Eğitim, kamusal bir sorumluluk. Özellikle de zorunlu temel eğitim. Yani devlet, 12 yıllık temel eğitim konusunda ve sonrasında, çocuklarımıza en iyi eğitim olanaklarını sağlamak zorunda.
Peki, bu en temel görevini yeterince yerine getiremiyorsa ya da getiriyor da daha fazlasını isteyen olursa, ne olacak?
Özel öğretim kurumlarının ortaya çıkma nedeni de işte bu.
Parası olan, her şey gibi eğitimde de ayrıcalık istiyorsa, o onların sorunu. Nasıl ki yat, kat alıyorsa, çocuğuna özel eğitim de isteyebilir. Bu, dünyanın her yerinde böyle!.. Bu noktada asıl önemli olan, yemeyip, içmeyip, tüm gelirlerini, çocuklarının geleceği için harcayanların çektiği sıkıntı!
Yakın çevrelerinde çocuğunu göndereceği bir okul bulamayanların yaşadıkları zorluklar ve mecburiyetler!..
Kimi daha iyi bir gelecek için kimi tam gün eğitim yapan okul olmadığı için kimi de başka bir seçenek bulamadığı için çocuklarını özel okullara gönderiyor.
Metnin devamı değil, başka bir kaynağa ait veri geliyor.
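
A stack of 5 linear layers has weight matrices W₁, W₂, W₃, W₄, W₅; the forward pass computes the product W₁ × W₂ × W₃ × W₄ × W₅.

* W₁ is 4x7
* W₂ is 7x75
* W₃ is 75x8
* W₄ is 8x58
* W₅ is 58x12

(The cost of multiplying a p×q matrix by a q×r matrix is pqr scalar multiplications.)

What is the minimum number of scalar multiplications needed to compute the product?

Adjacent pairs: W₁W₂ = 4·7·75 = 2100; W₂W₃ = 7·75·8 = 4200; W₃W₄ = 75·8·58 = 34800; W₄W₅ = 8·58·12 = 5568.
Length 3: W₁..W₃: k=1: 0+4200+4·7·8=4424; k=2: 2100+0+4·75·8=4500 → min 4424 | W₂..W₄: k=2: 0+34800+7·75·58=65250; k=3: 4200+0+7·8·58=7448 → min 7448 | W₃..W₅: k=3: 0+5568+75·8·12=12768; k=4: 34800+0+75·58·12=87000 → min 12768.
Length 4: W₁..W₄: k=1: 0+7448+4·7·58=9072; k=2: 2100+34800+4·75·58=54300; k=3: 4424+0+4·8·58=6280 → min 6280 | W₂..W₅: k=2: 0+12768+7·75·12=19068; k=3: 4200+5568+7·8·12=10440; k=4: 7448+0+7·58·12=12320 → min 10440.
Length 5: W₁..W₅: k=1: 0+10440+4·7·12=10776; k=2: 2100+12768+4·75·12=18468; k=3: 4424+5568+4·8·12=10376; k=4: 6280+0+4·58·12=9064 → min 9064.
Optimal order: (((W₁ × (W₂ × W₃)) × W₄) × W₅) with cost 9064.

9064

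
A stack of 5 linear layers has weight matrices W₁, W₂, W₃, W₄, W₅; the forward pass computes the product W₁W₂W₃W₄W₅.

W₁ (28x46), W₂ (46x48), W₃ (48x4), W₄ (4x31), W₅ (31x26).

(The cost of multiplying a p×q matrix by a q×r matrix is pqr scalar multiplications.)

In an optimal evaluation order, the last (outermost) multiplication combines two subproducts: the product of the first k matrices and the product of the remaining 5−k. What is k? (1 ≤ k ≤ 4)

Adjacent pairs: W₁W₂ = 28·46·48 = 61824; W₂W₃ = 46·48·4 = 8832; W₃W₄ = 48·4·31 = 5952; W₄W₅ = 4·31·26 = 3224.
Length 3: W₁..W₃: k=1: 0+8832+28·46·4=13984; k=2: 61824+0+28·48·4=67200 → min 13984 | W₂..W₄: k=2: 0+5952+46·48·31=74400; k=3: 8832+0+46·4·31=14536 → min 14536 | W₃..W₅: k=3: 0+3224+48·4·26=8216; k=4: 5952+0+48·31·26=44640 → min 8216.
Length 4: W₁..W₄: k=1: 0+14536+28·46·31=54464; k=2: 61824+5952+28·48·31=109440; k=3: 13984+0+28·4·31=17456 → min 17456 | W₂..W₅: k=2: 0+8216+46·48·26=65624; k=3: 8832+3224+46·4·26=16840; k=4: 14536+0+46·31·26=51612 → min 16840.
Top-level splits: k=1: (W₁..W₁)·(W₂..W₅) → 0+16840+28·46·26 = 50328; k=2: (W₁..W₂)·(W₃..W₅) → 61824+8216+28·48·26 = 104984; k=3: (W₁..W₃)·(W₄..W₅) → 13984+3224+28·4·26 = 20120; k=4: (W₁..W₄)·(W₅..W₅) → 17456+0+28·31·26 = 40024.
Best split is after W₃, i.e. k = 3.

3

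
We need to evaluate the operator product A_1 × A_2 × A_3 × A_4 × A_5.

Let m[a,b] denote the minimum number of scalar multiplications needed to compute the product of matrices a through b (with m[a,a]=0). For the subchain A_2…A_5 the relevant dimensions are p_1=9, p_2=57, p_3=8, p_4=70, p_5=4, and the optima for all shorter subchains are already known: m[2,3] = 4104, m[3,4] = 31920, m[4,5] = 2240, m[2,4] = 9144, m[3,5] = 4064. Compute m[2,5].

m[2,5] = min over k∈[2,4] of m[2,k]+m[k+1,5]+p_{1}·p_k·p_{5}.
k=2: 0 + 4064 + 9·57·4 = 6116; k=3: 4104 + 2240 + 9·8·4 = 6632; k=4: 9144 + 0 + 9·70·4 = 11664.
Minimum: 6116 at k=2.

6116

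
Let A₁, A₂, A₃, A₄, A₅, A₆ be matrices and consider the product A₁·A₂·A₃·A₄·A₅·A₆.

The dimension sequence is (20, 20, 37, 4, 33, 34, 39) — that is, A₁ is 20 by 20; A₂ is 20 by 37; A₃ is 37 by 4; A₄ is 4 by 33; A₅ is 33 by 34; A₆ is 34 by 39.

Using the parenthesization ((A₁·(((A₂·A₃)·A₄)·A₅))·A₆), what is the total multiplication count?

(A₂·A₃): 20×37 by 37×4 → 20×4, cost 20·37·4 = 2960
((A₂·A₃)·A₄): 20×4 by 4×33 → 20×33, cost 20·4·33 = 2640; cumulative 5600
(((A₂·A₃)·A₄)·A₅): 20×33 by 33×34 → 20×34, cost 20·33·34 = 22440; cumulative 28040
(A₁·(((A₂·A₃)·A₄)·A₅)): 20×20 by 20×34 → 20×34, cost 20·20·34 = 13600; cumulative 41640
((A₁·(((A₂·A₃)·A₄)·A₅))·A₆): 20×34 by 34×39 → 20×39, cost 20·34·39 = 26520; cumulative 68160
Total: 68160 scalar multiplications.

68160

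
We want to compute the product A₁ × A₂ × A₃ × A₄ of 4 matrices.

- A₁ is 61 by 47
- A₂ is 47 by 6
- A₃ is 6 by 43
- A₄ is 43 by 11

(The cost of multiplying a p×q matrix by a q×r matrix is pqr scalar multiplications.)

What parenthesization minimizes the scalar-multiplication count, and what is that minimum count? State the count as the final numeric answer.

Adjacent pairs: A₁A₂ = 61·47·6 = 17202; A₂A₃ = 47·6·43 = 12126; A₃A₄ = 6·43·11 = 2838.
Length 3: A₁..A₃: k=1: 0+12126+61·47·43=135407; k=2: 17202+0+61·6·43=32940 → min 32940 | A₂..A₄: k=2: 0+2838+47·6·11=5940; k=3: 12126+0+47·43·11=34357 → min 5940.
Length 4: A₁..A₄: k=1: 0+5940+61·47·11=37477; k=2: 17202+2838+61·6·11=24066; k=3: 32940+0+61·43·11=61793 → min 24066.
Optimal parenthesization: ((A₁ × A₂) × (A₃ × A₄)) with cost 24066.

24066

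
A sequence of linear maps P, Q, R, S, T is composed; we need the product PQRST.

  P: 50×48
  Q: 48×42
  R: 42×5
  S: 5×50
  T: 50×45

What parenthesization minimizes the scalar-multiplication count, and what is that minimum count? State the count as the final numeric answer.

44580

Adjacent pairs: PQ = 50·48·42 = 100800; QR = 48·42·5 = 10080; RS = 42·5·50 = 10500; ST = 5·50·45 = 11250.
Length 3: P..R: k=1: 0+10080+50·48·5=22080; k=2: 100800+0+50·42·5=111300 → min 22080 | Q..S: k=2: 0+10500+48·42·50=111300; k=3: 10080+0+48·5·50=22080 → min 22080 | R..T: k=3: 0+11250+42·5·45=20700; k=4: 10500+0+42·50·45=105000 → min 20700.
Length 4: P..S: k=1: 0+22080+50·48·50=142080; k=2: 100800+10500+50·42·50=216300; k=3: 22080+0+50·5·50=34580 → min 34580 | Q..T: k=2: 0+20700+48·42·45=111420; k=3: 10080+11250+48·5·45=32130; k=4: 22080+0+48·50·45=130080 → min 32130.
Length 5: P..T: k=1: 0+32130+50·48·45=140130; k=2: 100800+20700+50·42·45=216000; k=3: 22080+11250+50·5·45=44580; k=4: 34580+0+50·50·45=147080 → min 44580.
Optimal parenthesization: ((P(QR))(ST)) with cost 44580.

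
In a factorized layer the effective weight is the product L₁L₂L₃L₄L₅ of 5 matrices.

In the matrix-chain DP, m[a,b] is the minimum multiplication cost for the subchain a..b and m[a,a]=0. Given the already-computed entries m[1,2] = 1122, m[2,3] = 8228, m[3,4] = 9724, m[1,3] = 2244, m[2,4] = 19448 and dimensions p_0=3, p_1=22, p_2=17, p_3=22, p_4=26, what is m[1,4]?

m[1,4] = min over k∈[1,3] of m[1,k]+m[k+1,4]+p_{0}·p_k·p_{4}.
k=1: 0 + 19448 + 3·22·26 = 21164; k=2: 1122 + 9724 + 3·17·26 = 12172; k=3: 2244 + 0 + 3·22·26 = 3960.
Minimum: 3960 at k=3.

3960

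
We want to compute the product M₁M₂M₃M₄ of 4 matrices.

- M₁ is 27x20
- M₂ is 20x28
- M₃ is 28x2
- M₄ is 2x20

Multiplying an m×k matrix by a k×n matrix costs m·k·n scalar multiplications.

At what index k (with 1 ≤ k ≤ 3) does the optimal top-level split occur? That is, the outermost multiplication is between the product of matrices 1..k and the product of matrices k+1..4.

Adjacent pairs: M₁M₂ = 27·20·28 = 15120; M₂M₃ = 20·28·2 = 1120; M₃M₄ = 28·2·20 = 1120.
Length 3: M₁..M₃: k=1: 0+1120+27·20·2=2200; k=2: 15120+0+27·28·2=16632 → min 2200 | M₂..M₄: k=2: 0+1120+20·28·20=12320; k=3: 1120+0+20·2·20=1920 → min 1920.
Top-level splits: k=1: (M₁..M₁)·(M₂..M₄) → 0+1920+27·20·20 = 12720; k=2: (M₁..M₂)·(M₃..M₄) → 15120+1120+27·28·20 = 31360; k=3: (M₁..M₃)·(M₄..M₄) → 2200+0+27·2·20 = 3280.
Best split is after M₃, i.e. k = 3.

3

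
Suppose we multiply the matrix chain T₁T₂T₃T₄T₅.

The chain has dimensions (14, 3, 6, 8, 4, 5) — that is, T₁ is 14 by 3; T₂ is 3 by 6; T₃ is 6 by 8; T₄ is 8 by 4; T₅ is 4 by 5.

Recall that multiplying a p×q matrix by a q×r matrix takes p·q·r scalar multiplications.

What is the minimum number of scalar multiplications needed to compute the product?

510

Adjacent pairs: T₁T₂ = 14·3·6 = 252; T₂T₃ = 3·6·8 = 144; T₃T₄ = 6·8·4 = 192; T₄T₅ = 8·4·5 = 160.
Length 3: T₁..T₃: k=1: 0+144+14·3·8=480; k=2: 252+0+14·6·8=924 → min 480 | T₂..T₄: k=2: 0+192+3·6·4=264; k=3: 144+0+3·8·4=240 → min 240 | T₃..T₅: k=3: 0+160+6·8·5=400; k=4: 192+0+6·4·5=312 → min 312.
Length 4: T₁..T₄: k=1: 0+240+14·3·4=408; k=2: 252+192+14·6·4=780; k=3: 480+0+14·8·4=928 → min 408 | T₂..T₅: k=2: 0+312+3·6·5=402; k=3: 144+160+3·8·5=424; k=4: 240+0+3·4·5=300 → min 300.
Length 5: T₁..T₅: k=1: 0+300+14·3·5=510; k=2: 252+312+14·6·5=984; k=3: 480+160+14·8·5=1200; k=4: 408+0+14·4·5=688 → min 510.
Optimal order: (T₁(((T₂T₃)T₄)T₅)) with cost 510.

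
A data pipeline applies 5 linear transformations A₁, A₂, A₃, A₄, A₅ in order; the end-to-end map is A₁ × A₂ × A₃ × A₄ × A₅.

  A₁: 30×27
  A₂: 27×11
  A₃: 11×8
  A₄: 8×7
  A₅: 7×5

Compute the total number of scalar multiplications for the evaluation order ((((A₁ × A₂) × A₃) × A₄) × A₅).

(A₁ × A₂): 30×27 by 27×11 → 30×11, cost 30·27·11 = 8910
((A₁ × A₂) × A₃): 30×11 by 11×8 → 30×8, cost 30·11·8 = 2640; cumulative 11550
(((A₁ × A₂) × A₃) × A₄): 30×8 by 8×7 → 30×7, cost 30·8·7 = 1680; cumulative 13230
((((A₁ × A₂) × A₃) × A₄) × A₅): 30×7 by 7×5 → 30×5, cost 30·7·5 = 1050; cumulative 14280
Total: 14280 scalar multiplications.

14280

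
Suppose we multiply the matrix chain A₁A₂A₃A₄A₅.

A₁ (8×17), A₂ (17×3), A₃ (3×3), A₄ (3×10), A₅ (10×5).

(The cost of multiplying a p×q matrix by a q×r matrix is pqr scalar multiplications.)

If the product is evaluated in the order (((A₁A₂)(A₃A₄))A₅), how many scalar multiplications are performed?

(A₁A₂): 8×17 by 17×3 → 8×3, cost 8·17·3 = 408
(A₃A₄): 3×3 by 3×10 → 3×10, cost 3·3·10 = 90
((A₁A₂)(A₃A₄)): 8×3 by 3×10 → 8×10, cost 8·3·10 = 240; cumulative 738
(((A₁A₂)(A₃A₄))A₅): 8×10 by 10×5 → 8×5, cost 8·10·5 = 400; cumulative 1138
Total: 1138 scalar multiplications.

1138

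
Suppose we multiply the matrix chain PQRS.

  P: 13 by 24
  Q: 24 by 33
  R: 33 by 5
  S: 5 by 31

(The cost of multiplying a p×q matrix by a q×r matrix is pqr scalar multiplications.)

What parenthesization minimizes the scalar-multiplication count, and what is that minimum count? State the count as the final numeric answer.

Adjacent pairs: PQ = 13·24·33 = 10296; QR = 24·33·5 = 3960; RS = 33·5·31 = 5115.
Length 3: P..R: k=1: 0+3960+13·24·5=5520; k=2: 10296+0+13·33·5=12441 → min 5520 | Q..S: k=2: 0+5115+24·33·31=29667; k=3: 3960+0+24·5·31=7680 → min 7680.
Length 4: P..S: k=1: 0+7680+13·24·31=17352; k=2: 10296+5115+13·33·31=28710; k=3: 5520+0+13·5·31=7535 → min 7535.
Optimal parenthesization: ((P(QR))S) with cost 7535.

7535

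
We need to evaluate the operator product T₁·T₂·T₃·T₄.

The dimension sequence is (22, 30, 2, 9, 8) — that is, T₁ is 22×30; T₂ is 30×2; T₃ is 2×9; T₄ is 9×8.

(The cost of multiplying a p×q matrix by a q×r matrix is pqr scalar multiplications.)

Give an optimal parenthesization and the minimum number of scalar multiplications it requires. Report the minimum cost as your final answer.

Adjacent pairs: T₁T₂ = 22·30·2 = 1320; T₂T₃ = 30·2·9 = 540; T₃T₄ = 2·9·8 = 144.
Length 3: T₁..T₃: k=1: 0+540+22·30·9=6480; k=2: 1320+0+22·2·9=1716 → min 1716 | T₂..T₄: k=2: 0+144+30·2·8=624; k=3: 540+0+30·9·8=2700 → min 624.
Length 4: T₁..T₄: k=1: 0+624+22·30·8=5904; k=2: 1320+144+22·2·8=1816; k=3: 1716+0+22·9·8=3300 → min 1816.
Optimal parenthesization: ((T₁·T₂)·(T₃·T₄)) with cost 1816.

1816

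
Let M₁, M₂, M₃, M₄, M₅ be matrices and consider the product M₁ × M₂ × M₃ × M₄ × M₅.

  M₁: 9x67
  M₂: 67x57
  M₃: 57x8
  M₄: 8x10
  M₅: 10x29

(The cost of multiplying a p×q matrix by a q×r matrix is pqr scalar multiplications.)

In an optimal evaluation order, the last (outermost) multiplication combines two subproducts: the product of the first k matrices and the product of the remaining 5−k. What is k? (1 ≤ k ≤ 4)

4

Adjacent pairs: M₁M₂ = 9·67·57 = 34371; M₂M₃ = 67·57·8 = 30552; M₃M₄ = 57·8·10 = 4560; M₄M₅ = 8·10·29 = 2320.
Length 3: M₁..M₃: k=1: 0+30552+9·67·8=35376; k=2: 34371+0+9·57·8=38475 → min 35376 | M₂..M₄: k=2: 0+4560+67·57·10=42750; k=3: 30552+0+67·8·10=35912 → min 35912 | M₃..M₅: k=3: 0+2320+57·8·29=15544; k=4: 4560+0+57·10·29=21090 → min 15544.
Length 4: M₁..M₄: k=1: 0+35912+9·67·10=41942; k=2: 34371+4560+9·57·10=44061; k=3: 35376+0+9·8·10=36096 → min 36096 | M₂..M₅: k=2: 0+15544+67·57·29=126295; k=3: 30552+2320+67·8·29=48416; k=4: 35912+0+67·10·29=55342 → min 48416.
Top-level splits: k=1: (M₁..M₁)·(M₂..M₅) → 0+48416+9·67·29 = 65903; k=2: (M₁..M₂)·(M₃..M₅) → 34371+15544+9·57·29 = 64792; k=3: (M₁..M₃)·(M₄..M₅) → 35376+2320+9·8·29 = 39784; k=4: (M₁..M₄)·(M₅..M₅) → 36096+0+9·10·29 = 38706.
Best split is after M₄, i.e. k = 4.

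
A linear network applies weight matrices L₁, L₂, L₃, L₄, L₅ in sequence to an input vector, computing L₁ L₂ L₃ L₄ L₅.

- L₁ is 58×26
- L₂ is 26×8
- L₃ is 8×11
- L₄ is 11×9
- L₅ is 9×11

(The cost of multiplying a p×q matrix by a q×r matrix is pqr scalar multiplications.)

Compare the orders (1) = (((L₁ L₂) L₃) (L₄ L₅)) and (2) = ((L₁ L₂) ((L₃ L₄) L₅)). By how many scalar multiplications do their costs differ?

6523

Order (1) = (((L₁ L₂) L₃) (L₄ L₅)): (L₁ L₂): 58×26 by 26×8 → 58×8, cost 58·26·8 = 12064; ((L₁ L₂) L₃): 58×8 by 8×11 → 58×11, cost 58·8·11 = 5104; cumulative 17168; (L₄ L₅): 11×9 by 9×11 → 11×11, cost 11·9·11 = 1089; (((L₁ L₂) L₃) (L₄ L₅)): 58×11 by 11×11 → 58×11, cost 58·11·11 = 7018; cumulative 25275. Total 25275.
Order (2) = ((L₁ L₂) ((L₃ L₄) L₅)): (L₁ L₂): 58×26 by 26×8 → 58×8, cost 58·26·8 = 12064; (L₃ L₄): 8×11 by 11×9 → 8×9, cost 8·11·9 = 792; ((L₃ L₄) L₅): 8×9 by 9×11 → 8×11, cost 8·9·11 = 792; cumulative 1584; ((L₁ L₂) ((L₃ L₄) L₅)): 58×8 by 8×11 → 58×11, cost 58·8·11 = 5104; cumulative 18752. Total 18752.
Difference: |25275 − 18752| = 6523.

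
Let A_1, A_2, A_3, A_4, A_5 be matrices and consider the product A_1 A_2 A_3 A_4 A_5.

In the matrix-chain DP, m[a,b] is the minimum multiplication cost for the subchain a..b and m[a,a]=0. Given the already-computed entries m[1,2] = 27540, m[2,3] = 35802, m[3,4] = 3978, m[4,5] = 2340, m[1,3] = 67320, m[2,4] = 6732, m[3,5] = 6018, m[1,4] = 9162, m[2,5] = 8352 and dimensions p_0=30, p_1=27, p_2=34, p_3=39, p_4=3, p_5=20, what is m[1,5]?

10962

m[1,5] = min over k∈[1,4] of m[1,k]+m[k+1,5]+p_{0}·p_k·p_{5}.
k=1: 0 + 8352 + 30·27·20 = 24552; k=2: 27540 + 6018 + 30·34·20 = 53958; k=3: 67320 + 2340 + 30·39·20 = 93060; k=4: 9162 + 0 + 30·3·20 = 10962.
Minimum: 10962 at k=4.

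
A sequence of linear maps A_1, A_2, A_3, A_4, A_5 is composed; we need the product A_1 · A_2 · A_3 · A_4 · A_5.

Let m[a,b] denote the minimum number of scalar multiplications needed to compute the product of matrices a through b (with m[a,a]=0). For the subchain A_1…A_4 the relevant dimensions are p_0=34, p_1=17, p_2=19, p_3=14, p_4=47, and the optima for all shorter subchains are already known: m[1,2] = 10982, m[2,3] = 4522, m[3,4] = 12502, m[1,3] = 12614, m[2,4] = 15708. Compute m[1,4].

34986

m[1,4] = min over k∈[1,3] of m[1,k]+m[k+1,4]+p_{0}·p_k·p_{4}.
k=1: 0 + 15708 + 34·17·47 = 42874; k=2: 10982 + 12502 + 34·19·47 = 53846; k=3: 12614 + 0 + 34·14·47 = 34986.
Minimum: 34986 at k=3.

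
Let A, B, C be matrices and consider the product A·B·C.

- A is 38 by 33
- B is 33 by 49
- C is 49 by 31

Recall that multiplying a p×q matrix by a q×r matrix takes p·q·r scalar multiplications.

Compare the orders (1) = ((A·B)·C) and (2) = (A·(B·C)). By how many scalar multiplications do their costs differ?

Order (1) = ((A·B)·C): (A·B): 38×33 by 33×49 → 38×49, cost 38·33·49 = 61446; ((A·B)·C): 38×49 by 49×31 → 38×31, cost 38·49·31 = 57722; cumulative 119168. Total 119168.
Order (2) = (A·(B·C)): (B·C): 33×49 by 49×31 → 33×31, cost 33·49·31 = 50127; (A·(B·C)): 38×33 by 33×31 → 38×31, cost 38·33·31 = 38874; cumulative 89001. Total 89001.
Difference: |119168 − 89001| = 30167.

30167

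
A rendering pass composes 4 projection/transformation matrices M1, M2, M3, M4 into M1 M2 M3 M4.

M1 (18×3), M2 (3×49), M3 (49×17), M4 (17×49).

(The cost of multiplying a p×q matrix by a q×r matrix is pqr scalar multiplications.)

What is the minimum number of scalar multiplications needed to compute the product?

Adjacent pairs: M1M2 = 18·3·49 = 2646; M2M3 = 3·49·17 = 2499; M3M4 = 49·17·49 = 40817.
Length 3: M1..M3: k=1: 0+2499+18·3·17=3417; k=2: 2646+0+18·49·17=17640 → min 3417 | M2..M4: k=2: 0+40817+3·49·49=48020; k=3: 2499+0+3·17·49=4998 → min 4998.
Length 4: M1..M4: k=1: 0+4998+18·3·49=7644; k=2: 2646+40817+18·49·49=86681; k=3: 3417+0+18·17·49=18411 → min 7644.
Optimal order: (M1 ((M2 M3) M4)) with cost 7644.

7644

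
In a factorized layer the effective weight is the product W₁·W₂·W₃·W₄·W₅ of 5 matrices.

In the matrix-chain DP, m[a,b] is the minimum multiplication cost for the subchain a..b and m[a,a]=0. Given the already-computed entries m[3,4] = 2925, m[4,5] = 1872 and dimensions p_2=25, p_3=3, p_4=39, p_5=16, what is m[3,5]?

3072

m[3,5] = min over k∈[3,4] of m[3,k]+m[k+1,5]+p_{2}·p_k·p_{5}.
k=3: 0 + 1872 + 25·3·16 = 3072; k=4: 2925 + 0 + 25·39·16 = 18525.
Minimum: 3072 at k=3.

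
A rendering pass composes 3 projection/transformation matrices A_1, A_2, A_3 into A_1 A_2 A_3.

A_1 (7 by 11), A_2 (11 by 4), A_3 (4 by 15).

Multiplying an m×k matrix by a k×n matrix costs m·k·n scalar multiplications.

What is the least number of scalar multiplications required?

Order (A_1 (A_2 A_3)): (A_2 A_3): 11×4 by 4×15 → 11×15, cost 11·4·15 = 660; (A_1 (A_2 A_3)): 7×11 by 11×15 → 7×15, cost 7·11·15 = 1155; cumulative 1815. Total 1815.
Order ((A_1 A_2) A_3): (A_1 A_2): 7×11 by 11×4 → 7×4, cost 7·11·4 = 308; ((A_1 A_2) A_3): 7×4 by 4×15 → 7×15, cost 7·4·15 = 420; cumulative 728. Total 728.
Minimum: 728.

728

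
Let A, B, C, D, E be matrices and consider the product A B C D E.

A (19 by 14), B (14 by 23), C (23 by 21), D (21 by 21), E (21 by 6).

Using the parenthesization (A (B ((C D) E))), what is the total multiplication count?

(C D): 23×21 by 21×21 → 23×21, cost 23·21·21 = 10143
((C D) E): 23×21 by 21×6 → 23×6, cost 23·21·6 = 2898; cumulative 13041
(B ((C D) E)): 14×23 by 23×6 → 14×6, cost 14·23·6 = 1932; cumulative 14973
(A (B ((C D) E))): 19×14 by 14×6 → 19×6, cost 19·14·6 = 1596; cumulative 16569
Total: 16569 scalar multiplications.

16569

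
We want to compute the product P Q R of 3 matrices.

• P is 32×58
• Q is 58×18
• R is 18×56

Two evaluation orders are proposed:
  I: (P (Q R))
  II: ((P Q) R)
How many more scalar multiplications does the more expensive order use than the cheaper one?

96736

Order I = (P (Q R)): (Q R): 58×18 by 18×56 → 58×56, cost 58·18·56 = 58464; (P (Q R)): 32×58 by 58×56 → 32×56, cost 32·58·56 = 103936; cumulative 162400. Total 162400.
Order II = ((P Q) R): (P Q): 32×58 by 58×18 → 32×18, cost 32·58·18 = 33408; ((P Q) R): 32×18 by 18×56 → 32×56, cost 32·18·56 = 32256; cumulative 65664. Total 65664.
Difference: |162400 − 65664| = 96736.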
Bu durum, hem ilk ve orta dereceli okullarda böyle hem de üniversitelerde.
Çok yakından biliyoruz ki, çocuğu özel öğretim kurumlarına gidenlerin yarısından fazlası zengin değil! Şimdi kalkıp da onlara, “Siz de çocuğunuzu koleje göndermeseydiniz” demek büyük bir haksızlık olur.
Özel okullarda okuyanların oranı yüzde 10 bile değil.
Ve eğer sektör krize girerse, bu öğrencilerden çoğu devlet okullarına gelecek ve yük daha da artacaktır.
Kaldı ki, asıl tartışılması gereken konu, pandemi nedeniyle hemen her sektöre bir şekilde yardım edilirken, eğitim kurumlarına karşı gösterilen bu ilgisizlik olmalıydı.
Bu okullarda görev yapan öğretmen ve diğer çalışanların çoğu zor durumda, okullar zora girerse, öğrenci ve veliler gibi onlar da mağdur olacak! Bunun da enine boyuna düşünülmesi gerekir.
İçlerinde tuzu kuru olan ve “Batan batar, kalan yoluna devam eder” diyenler yok mu? Elbette var ama sıra kendilerine de geldiğinde, emin olsunlar ki, yanlarında kimseyi bulmayacaklardır.
Parasını, hele ki kıt kanaat parasını eğitime harcayanlar ve hemen her alanda yatırım yapıp çok para kazanacakken eğitim gibi çok zor bir alanda ayakta kalma mücadelesi verenler, hakareti, hor görülmeyi, dışlanmayı ve en önemlisi de “Beter olsunlar” tavrını hiç ama hiç hak etmiyorlar.
Tüm okulları aynı kefeye koymak yerine, tek tek değerlendirmek daha doğru olacaktır!..
Fırsat eşitliğini rencide etmeyecek şekilde parasını eğitime harcayanlara da kızmamak gerekir.